SHARE Sweet: Questions arise over Rep. Danny Davis’ trip to Azerbaijan

WASHINGTON – A major question in the House Ethics Committee review of a 2013 trip Rep. Danny Davis, D-Ill., and his wife, Vera, took to Azerbaijan — which he reported was paid by a Mount Prospect group — is whether money from that nation’s state-owned oil company was improperly used to help pay for it.

The controversy puts other questions on the table: Just why is the Ethics Committee approving trips without digging into the funding sources? And just what are the responsibilities of the member to make sure that the sponsor is really the sponsor?

On Monday, the House Ethics panel said in a statement it would continue to look into allegations about the trip nine members of Congress made to Baku in May, 2013 – while making the admission the committee approved the travel after all the lawmakers asked if they could accept the invitation.
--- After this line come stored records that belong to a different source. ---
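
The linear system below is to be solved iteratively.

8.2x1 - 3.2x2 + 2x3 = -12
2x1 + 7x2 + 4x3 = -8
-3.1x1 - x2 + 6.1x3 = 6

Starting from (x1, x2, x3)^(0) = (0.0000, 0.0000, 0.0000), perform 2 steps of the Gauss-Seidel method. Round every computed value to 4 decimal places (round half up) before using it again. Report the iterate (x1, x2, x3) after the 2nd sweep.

(-1.7758, -0.7047, -0.0344)

Iteration 1:
  x1 = (-12 - (-3.2)·0.0000 - (2)·0.0000) / (8.2) = -1.4634
  x2 = (-8 - (2)·-1.4634 - (4)·0.0000) / (7) = -0.7247
  x3 = (6 - (-3.1)·-1.4634 - (-1)·-0.7247) / (6.1) = 0.1211
Iteration 2:
  x1 = (-12 - (-3.2)·-0.7247 - (2)·0.1211) / (8.2) = -1.7758
  x2 = (-8 - (2)·-1.7758 - (4)·0.1211) / (7) = -0.7047
  x3 = (6 - (-3.1)·-1.7758 - (-1)·-0.7047) / (6.1) = -0.0344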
“Subsequently, questions arose about whether the trips complied with the requirements for such travel,” the ethics panel said.
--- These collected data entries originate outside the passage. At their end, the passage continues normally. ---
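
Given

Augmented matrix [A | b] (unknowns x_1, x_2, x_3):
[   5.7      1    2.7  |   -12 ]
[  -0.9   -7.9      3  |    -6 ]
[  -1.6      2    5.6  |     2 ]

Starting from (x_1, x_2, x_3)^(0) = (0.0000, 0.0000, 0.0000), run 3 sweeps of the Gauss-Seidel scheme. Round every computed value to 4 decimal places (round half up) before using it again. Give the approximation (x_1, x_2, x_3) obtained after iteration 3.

Iteration 1:
  x_1 = (-12 - (1)·0.0000 - (2.7)·0.0000) / (5.7) = -2.1053
  x_2 = (-6 - (-0.9)·-2.1053 - (3)·0.0000) / (-7.9) = 0.9993
  x_3 = (2 - (-1.6)·-2.1053 - (2)·0.9993) / (5.6) = -0.6013
Iteration 2:
  x_1 = (-12 - (1)·0.9993 - (2.7)·-0.6013) / (5.7) = -1.9958
  x_2 = (-6 - (-0.9)·-1.9958 - (3)·-0.6013) / (-7.9) = 0.7585
  x_3 = (2 - (-1.6)·-1.9958 - (2)·0.7585) / (5.6) = -0.4840
Iteration 3:
  x_1 = (-12 - (1)·0.7585 - (2.7)·-0.4840) / (5.7) = -2.0091
  x_2 = (-6 - (-0.9)·-2.0091 - (3)·-0.4840) / (-7.9) = 0.8046
  x_3 = (2 - (-1.6)·-2.0091 - (2)·0.8046) / (5.6) = -0.5042

(-2.0091, 0.8046, -0.5042)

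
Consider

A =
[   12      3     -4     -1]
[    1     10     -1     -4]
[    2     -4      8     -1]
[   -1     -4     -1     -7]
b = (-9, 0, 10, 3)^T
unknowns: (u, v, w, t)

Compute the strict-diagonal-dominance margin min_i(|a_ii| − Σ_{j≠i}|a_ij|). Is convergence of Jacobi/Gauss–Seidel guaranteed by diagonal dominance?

1

row 1: |12| − (3+4+1) = 4
row 2: |10| − (1+1+4) = 4
row 3: |8| − (2+4+1) = 1
row 4: |-7| − (1+4+1) = 1
minimum over rows = 1 → strictly diagonally dominant (convergence guaranteed)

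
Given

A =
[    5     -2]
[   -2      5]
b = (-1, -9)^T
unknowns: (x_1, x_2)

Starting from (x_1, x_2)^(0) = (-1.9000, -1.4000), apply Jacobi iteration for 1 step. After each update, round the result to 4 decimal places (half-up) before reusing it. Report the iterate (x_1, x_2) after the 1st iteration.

Iteration 1:
  x_1 = (-1 - (-2)·-1.4000) / (5) = -0.7600
  x_2 = (-9 - (-2)·-1.9000) / (5) = -2.5600

(-0.7600, -2.5600)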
Last month, the Washington Post reported that the State Oil Company of Azerbaijan Republic, known as SOCAR, allegedly funneled $750,000 into non-profits to get around the law that House members cannot accept travel from foreign governments. The Post based its story on a 70-page investigative report by the independent Office of Congressional Ethics.

There is with one big exception to the rule about House members not accepting travel from foreign governments.
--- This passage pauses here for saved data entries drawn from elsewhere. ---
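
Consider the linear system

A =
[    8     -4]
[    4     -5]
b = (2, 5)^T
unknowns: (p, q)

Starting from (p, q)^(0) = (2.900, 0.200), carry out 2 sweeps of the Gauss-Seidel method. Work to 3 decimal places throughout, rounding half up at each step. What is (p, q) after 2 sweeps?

Iteration 1:
  p = (2 - (-4)·0.200) / (8) = 0.350
  q = (5 - (4)·0.350) / (-5) = -0.720
Iteration 2:
  p = (2 - (-4)·-0.720) / (8) = -0.110
  q = (5 - (4)·-0.110) / (-5) = -1.088

(-0.110, -1.088)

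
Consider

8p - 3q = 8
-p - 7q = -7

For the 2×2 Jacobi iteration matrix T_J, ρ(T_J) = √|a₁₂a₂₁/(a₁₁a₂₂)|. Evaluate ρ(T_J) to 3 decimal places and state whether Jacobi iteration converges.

a₁₂a₂₁/(a₁₁a₂₂) = (-3)·(-1) / ((8)·(-7)) = -0.053571
ρ = √|-0.053571| = √0.053571 = 0.231
ρ < 1, so Jacobi converges

0.231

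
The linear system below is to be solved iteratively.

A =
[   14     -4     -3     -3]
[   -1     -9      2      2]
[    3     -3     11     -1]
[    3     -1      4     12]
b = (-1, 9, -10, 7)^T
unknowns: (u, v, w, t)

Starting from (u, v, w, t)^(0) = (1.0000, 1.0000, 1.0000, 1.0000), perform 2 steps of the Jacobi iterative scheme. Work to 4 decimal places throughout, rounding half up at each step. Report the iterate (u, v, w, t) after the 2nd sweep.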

I recently wrote about how former Rep. Aaron Schock, R-Ill., and Rep. Robin Kelly, D-Ill., traveled to Brazil last year on a visit paid for the Brazilian government under the Mutual Educational and Cultural Exchange Act, which is overseen by the State Department.

SOCAR said in a statement last month, “We strongly dispute the Washington Post’s characterization that SOCAR secretly played a role in the May 2013 conference in Baku.”

Davis, on his disclosure form, said the trip was paid for by the Turkish American Federal of Midwest, which now calls itself the Turkic American Federation of Midwest. Davis said the travel costs were $11,702 for himself and $11,702 for his wife.

On its website the organization, based in northwest suburban Mount Prospect, says it is a “non-profit and non-governmental organization dedicated to improve cultural, economic and social relations between the Turkish American communities and the people of Midwest.” A call and email to the organization was not returned.

Members can’t take gifts from a foreign government worth more than $350. Davis received a carpet worth more than that. Davis told me on Wednesday he will be donating the rug to the Sankofa Safe Child Initiative, 401 N. Central Park Ave.

As for getting preapproval for the trip from the same panel now investigating him, Davis told me if the committee gives him the green light, “then we do it,” adding “we don’t do research on every entity. We don’t usually do that kind of vetting.”

Craig Holman, the ethics in government lobbyist for Public Citizen, an ethics watchdog group which has a focus on congressional travel told me the House ethics panel “can be easily deceived” when it comes to “who is sponsoring trips” and “makes no effort” to independently verify information given to them from the lawmakers.

Not that lawmakers should be let off the hook. “The members should have applied a little more scrutiny themselves,” Holman said.

I asked Davis if he should have done more. Replied Davis, “You can always do more to check out things.” There is also, he said “the notion, don’t go.”